Dans les établissements de service, une fois la vague du Covid-19 passée, je pense que l’on sera dans un entre-deux. Le télétravail est acceptable s’il est pratiqué avec modération, un jour par semaine, deux maximum. On tendra vers cette forme mixte. Mais pour beaucoup de salariés, il est impossible de télétravailler. Par ailleurs, dans les entreprises où l’usine et les bureaux sont sur le même site, le télétravail ne se développera pas.

Des entreprises vont-elles profiter du télétravail pour réduire leur surface ?

Oui. Bon nombre d’entreprises revoient leurs projets immobiliers à la baisse ou réfléchissent à des implantations sur des surfaces plus restreintes. Deux clients de Katalyse, un dans le conseil et une entreprise pharmaceutique, s’apprêtent ainsi à réduire leur surface de 30 à 40 %, à iso effectifs, en misant sur une rotation via un développement du télétravail. Il est vrai qu’à Paris, les mètres carré pèsent dans un compte de résultat. C’est trois fois plus cher qu’à Lyon !
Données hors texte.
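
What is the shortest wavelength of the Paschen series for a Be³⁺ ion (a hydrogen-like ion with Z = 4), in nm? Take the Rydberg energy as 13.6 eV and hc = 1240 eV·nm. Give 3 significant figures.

51.3 nm

The Paschen series has lower level n_f = 3; the series limit corresponds to n_i → ∞.
ΔE_max = 13.6 × 16 / 3² = 24.18 eV.
λ_min = 1240 / 24.18 = 51.3 nm.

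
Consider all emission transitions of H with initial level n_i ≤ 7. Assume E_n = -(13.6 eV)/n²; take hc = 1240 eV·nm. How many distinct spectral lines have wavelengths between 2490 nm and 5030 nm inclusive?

Enumerate all n_i → n_f pairs with 1 ≤ n_f < n_i ≤ 7 and compute λ = 1240 / [13.6·1·(1/n_f² − 1/n_i²)].
Lines falling in [2490, 5030] nm: 6→4 (2626 nm), 5→4 (4052 nm), 7→5 (4654 nm).

3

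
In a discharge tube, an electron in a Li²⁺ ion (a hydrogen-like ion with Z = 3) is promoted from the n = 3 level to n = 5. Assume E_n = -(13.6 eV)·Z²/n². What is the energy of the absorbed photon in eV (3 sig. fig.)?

8.70 eV

The Bohr energies scale as Z², so for Z = 3: E_n = −122.4/n² eV.
E_5 = −122.4/25 = −4.896 eV and E_3 = −122.4/9 = −13.60 eV.
The photon energy is |E_5 − E_3| = 8.70 eV.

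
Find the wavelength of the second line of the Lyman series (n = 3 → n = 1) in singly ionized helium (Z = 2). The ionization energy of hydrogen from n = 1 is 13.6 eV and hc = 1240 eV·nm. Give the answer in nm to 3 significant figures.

The Lyman series terminates on n_f = 1; the second line has n_i = 1+2 = 3.
ΔE = 54.40 × (1/1² − 1/3²) = 48.36 eV.
λ = 1240 / 48.36 = 25.6 nm.

25.6 nm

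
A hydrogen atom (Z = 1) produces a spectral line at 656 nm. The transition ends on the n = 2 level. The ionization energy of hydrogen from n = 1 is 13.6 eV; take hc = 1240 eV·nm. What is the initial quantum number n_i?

The photon energy is ΔE = hc/λ = 1240 / 656 = 1.890 eV.
With Z = 1, ΔE = 13.60 × (1/n_f² − 1/n_i²), so 1/n_f² − 1/n_i² = 0.1390.
With n_f = 2: 1/n_i² = 1/4 − 0.1390 = 0.1110, so n_i ≈ 3.00.

n_i = 3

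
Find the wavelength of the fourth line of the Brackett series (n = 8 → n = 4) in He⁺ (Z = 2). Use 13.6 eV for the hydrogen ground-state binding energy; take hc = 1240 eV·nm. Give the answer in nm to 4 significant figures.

The Brackett series terminates on n_f = 4; the fourth line has n_i = 4+4 = 8.
ΔE = 54.40 × (1/4² − 1/8²) = 2.550 eV.
λ = 1240 / 2.550 = 486.3 nm.

486.3 nm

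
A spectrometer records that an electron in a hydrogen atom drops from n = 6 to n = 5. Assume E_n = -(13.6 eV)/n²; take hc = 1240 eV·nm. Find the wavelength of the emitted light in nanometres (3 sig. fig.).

ΔE = 13.60 × (1/5² − 1/6²) = 13.60 × 0.01222 = 0.1662 eV.
λ = hc/ΔE = 1240 / 0.1662 = 7460 nm.

7460 nm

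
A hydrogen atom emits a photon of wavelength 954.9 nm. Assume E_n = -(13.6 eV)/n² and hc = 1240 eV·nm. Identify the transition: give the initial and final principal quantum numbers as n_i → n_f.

n_i = 8, n_f = 3

The photon energy is ΔE = hc/λ = 1240 / 954.9 = 1.299 eV.
With Z = 1, ΔE = 13.60 × (1/n_f² − 1/n_i²), so 1/n_f² − 1/n_i² = 0.09548.
Trying n_f = 3 gives 1/n_i² = 0.01563, i.e. n_i ≈ 8; this pair matches.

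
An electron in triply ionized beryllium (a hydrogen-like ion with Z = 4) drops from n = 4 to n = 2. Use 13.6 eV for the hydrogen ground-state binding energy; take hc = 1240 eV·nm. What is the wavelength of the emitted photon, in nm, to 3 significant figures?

For Z = 4 the level energies scale as Z², so the effective Rydberg energy is 13.6 × 16 = 217.6 eV.
ΔE = 217.6 × (1/2² − 1/4²) = 217.6 × 0.1875 = 40.80 eV.
λ = hc/ΔE = 1240 / 40.80 = 30.4 nm.

30.4 nm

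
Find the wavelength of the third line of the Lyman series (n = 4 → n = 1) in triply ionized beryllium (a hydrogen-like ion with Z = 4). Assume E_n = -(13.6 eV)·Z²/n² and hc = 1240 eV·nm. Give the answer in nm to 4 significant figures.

6.078 nm

The Lyman series terminates on n_f = 1; the third line has n_i = 1+3 = 4.
ΔE = 217.6 × (1/1² − 1/4²) = 204.0 eV.
λ = 1240 / 204.0 = 6.078 nm.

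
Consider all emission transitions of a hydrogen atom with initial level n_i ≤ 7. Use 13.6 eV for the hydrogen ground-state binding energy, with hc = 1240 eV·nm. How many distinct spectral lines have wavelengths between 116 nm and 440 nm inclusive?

4

Enumerate all n_i → n_f pairs with 1 ≤ n_f < n_i ≤ 7 and compute λ = 1240 / [13.6·1·(1/n_f² − 1/n_i²)].
Lines falling in [116, 440] nm: 2→1 (121.6 nm), 7→2 (397.1 nm), 6→2 (410.3 nm), 5→2 (434.2 nm).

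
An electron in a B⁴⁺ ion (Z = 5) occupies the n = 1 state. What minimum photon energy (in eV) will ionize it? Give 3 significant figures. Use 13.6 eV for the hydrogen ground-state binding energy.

E_n = −13.6 Z²/n² = −340.0/n² eV for Z = 5.
E_1 = −340.0/1 = −340 eV, so ionization (to E = 0) requires 340 eV.

340 eV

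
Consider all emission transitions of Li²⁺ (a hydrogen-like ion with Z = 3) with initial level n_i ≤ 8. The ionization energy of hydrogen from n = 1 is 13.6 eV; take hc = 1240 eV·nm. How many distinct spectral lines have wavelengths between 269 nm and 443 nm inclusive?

2

Enumerate all n_i → n_f pairs with 1 ≤ n_f < n_i ≤ 8 and compute λ = 1240 / [13.6·9·(1/n_f² − 1/n_i²)].
Lines falling in [269, 443] nm: 6→4 (291.8 nm), 8→5 (415.6 nm).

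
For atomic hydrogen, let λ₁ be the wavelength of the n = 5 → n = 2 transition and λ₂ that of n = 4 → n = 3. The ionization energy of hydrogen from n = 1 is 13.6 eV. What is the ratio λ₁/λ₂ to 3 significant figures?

λ ∝ 1/ΔE ∝ 1/(1/n_f² − 1/n_i²), and the Z² and hc factors cancel in the ratio.
λ₁/λ₂ = (1/3² − 1/4²)/(1/2² − 1/5²) = 0.04861/0.2100 = 0.231.

0.231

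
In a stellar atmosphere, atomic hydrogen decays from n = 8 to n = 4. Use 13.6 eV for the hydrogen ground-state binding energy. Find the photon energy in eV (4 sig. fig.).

E_8 = −13.60/64 = −0.2125 eV and E_4 = −13.60/16 = −0.8500 eV.
The photon energy is |E_8 − E_4| = 0.6375 eV.

0.6375 eV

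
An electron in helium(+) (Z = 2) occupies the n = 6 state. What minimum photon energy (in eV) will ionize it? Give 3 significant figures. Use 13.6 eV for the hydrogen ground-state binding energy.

1.51 eV

E_n = −13.6 Z²/n² = −54.40/n² eV for Z = 2.
E_6 = −54.40/36 = −1.51 eV, so ionization (to E = 0) requires 1.51 eV.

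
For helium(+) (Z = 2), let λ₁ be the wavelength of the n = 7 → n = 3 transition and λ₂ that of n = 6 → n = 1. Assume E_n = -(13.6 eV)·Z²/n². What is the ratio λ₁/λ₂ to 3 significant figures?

10.7

λ ∝ 1/ΔE ∝ 1/(1/n_f² − 1/n_i²), and the Z² and hc factors cancel in the ratio.
λ₁/λ₂ = (1/1² − 1/6²)/(1/3² − 1/7²) = 0.9722/0.09070 = 10.7.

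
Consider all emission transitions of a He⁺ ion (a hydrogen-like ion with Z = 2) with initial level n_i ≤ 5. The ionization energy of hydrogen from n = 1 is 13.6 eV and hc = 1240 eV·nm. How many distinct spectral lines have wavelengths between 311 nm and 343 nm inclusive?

1

Enumerate all n_i → n_f pairs with 1 ≤ n_f < n_i ≤ 5 and compute λ = 1240 / [13.6·4·(1/n_f² − 1/n_i²)].
Lines falling in [311, 343] nm: 5→3 (320.5 nm).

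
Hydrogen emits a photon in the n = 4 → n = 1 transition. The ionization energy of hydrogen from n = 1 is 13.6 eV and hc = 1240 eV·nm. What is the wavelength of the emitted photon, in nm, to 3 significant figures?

97.3 nm

ΔE = 13.60 × (1/1² − 1/4²) = 13.60 × 0.9375 = 12.75 eV.
λ = hc/ΔE = 1240 / 12.75 = 97.3 nm.
This line belongs to the Lyman series.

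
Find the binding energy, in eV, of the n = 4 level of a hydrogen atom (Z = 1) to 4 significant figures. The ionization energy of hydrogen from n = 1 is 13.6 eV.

E_4 = −13.60/16 = −0.8500 eV, so ionization (to E = 0) requires 0.8500 eV.

0.8500 eV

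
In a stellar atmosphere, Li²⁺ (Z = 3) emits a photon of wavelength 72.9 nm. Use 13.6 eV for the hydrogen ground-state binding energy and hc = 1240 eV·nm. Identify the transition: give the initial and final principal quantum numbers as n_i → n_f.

The photon energy is ΔE = hc/λ = 1240 / 72.9 = 17.01 eV.
With Z = 3, ΔE = 122.4 × (1/n_f² − 1/n_i²), so 1/n_f² − 1/n_i² = 0.1390.
Trying n_f = 2 gives 1/n_i² = 0.1110, i.e. n_i ≈ 3; this pair matches.

n_i = 3, n_f = 2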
Des entreprises franciliennes pourraient-elles transférer des services en régions, sur fond de télétravail accru ? C’est une thèse qui a circulé pendant le confinement, et qui suscite des espoirs en Languedoc…

Je n’y crois guère, et je suis pourtant un décentralisateur convaincu, vivant aujourd’hui à Lyon après 15 ans en région parisienne. Les grandes entreprises parisiennes sont dirigées par des Parisiens, qui ne veulent pas quitter Paris. Il y a aussi l’enjeu de la ressource humaine. Si vous déménagez, vous perdez au moins la moitié des effectifs. Aux États-Unis, les gens sont très mobiles. Ce n’est pas le cas en France.